Our analysis of the caveats showed that, in terms of primary non-landed buying demand by unit size, demand rose for “units sized between 1,000 and 1,500 sqft” in October (33% of month’s transaction volumes) compared to September (21%). This was followed by “units sized 1,500 sqft and more” at 11% of October’s transaction volumes, compared to previous month at 7%. In general, buying demand gravitated towards larger units of at least 1,000 sq ft and more, as families placed a premium on bigger living spaces to accommodate live, work and leisure.
Among the top 10 best-selling projects islandwide, seven were located in the CCR, and the remaining three were located in the RCR. In the CCR, sales were contributed by projects such as Perfect Ten (37 units), Pullman Residences Newton (13 units) and Hyll on Holland (12 units), which accounted for 36% of the market segment’s sale in the month. In the RCR, sales were contributed by projects such as Riviere (16 units), One Pearl Bank (15 units) and The Landmark (12 units), which accounted for 53% of the segment’s sales. Notwithstanding the tighter financing environment, prices continued to head north in six of the 10 top-selling projects in October.
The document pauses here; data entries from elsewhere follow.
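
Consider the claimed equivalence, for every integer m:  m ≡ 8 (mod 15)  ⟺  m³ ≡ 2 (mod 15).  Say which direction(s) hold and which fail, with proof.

(→) Suppose m ≡ 8 (mod 15). Write m = 15j + 8. Then (15j + 8)³ = 3375j³ + 5400j² + 2880j + 512 = 15(225j³ + 360j² + 192j + 34) + 2, so m³ ≡ 2 (mod 15).

(←) Conversely, suppose m³ ≡ 2 (mod 15). The only residue r in {0, …, 14} with r³ ≡ 2 (mod 15) is r = 8, so m ≡ 8 (mod 15).

Both implications hold.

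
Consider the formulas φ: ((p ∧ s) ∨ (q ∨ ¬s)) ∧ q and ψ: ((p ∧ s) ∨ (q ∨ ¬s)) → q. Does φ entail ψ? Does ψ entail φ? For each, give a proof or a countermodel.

Only the forward implication holds.

[⇒] Assume the antecedent. If q is true, ((p ∧ s) ∨ (q ∨ ¬s)) → q reduces to true regardless of the other variables. If q is false, the antecedent cannot hold. Either way ((p ∧ s) ∨ (q ∨ ¬s)) → q holds.

[⇐] This fails. Under q = F, p = F, s = T, the left side is false but the right side is true.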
The six projects (Perfect Ten, Hyll On Holland, Haus on Handy, Leedon Green, Fyve Derbyshire and The Avenir) were all located in the CCR and saw higher median sales price in October as compared to September.
While developers exercise pricing restraint for suburban projects as rising interest rates crimp affordability, we expect continued price growth in CCR projects on the back of a few factors. First, the continual border reopening is likely to support foreign buying demand especially in the CCR. Second, the tighter financing climate is likely to have a more muted impact on CCR home buyers. Third, CCR home prices have experienced more moderate growth in this cycle compared to the other two market segments, presenting value opportunities for buyers.
On the whole, the property market remains supported by organic demand growth, strong household balance sheets and a still tight labour market. However, the incessant announcements of layoffs, globally or otherwise, could be a harbinger of deteriorating economic conditions and dampen market sentiment. Looking ahead, we expect primary sales for 2022 to be recorded in the territory of around 8,000 to 8,500 units, a marked decline from 2021’s 13,027 units, on the back of tighter financing conditions, ongoing macroeconomic headwinds and rising interest rates.
Post-cooling measures, overall price growth is expected to stay positive but moderate. We expect about 9% price growth for the whole of this year, compared with 10.6% last year. For 2023, primary sales of about 7,000 to 8,000 units are expected while prices could rise by about 1-3%, barring a further deterioration in economic conditions or the introduction of new cooling measures.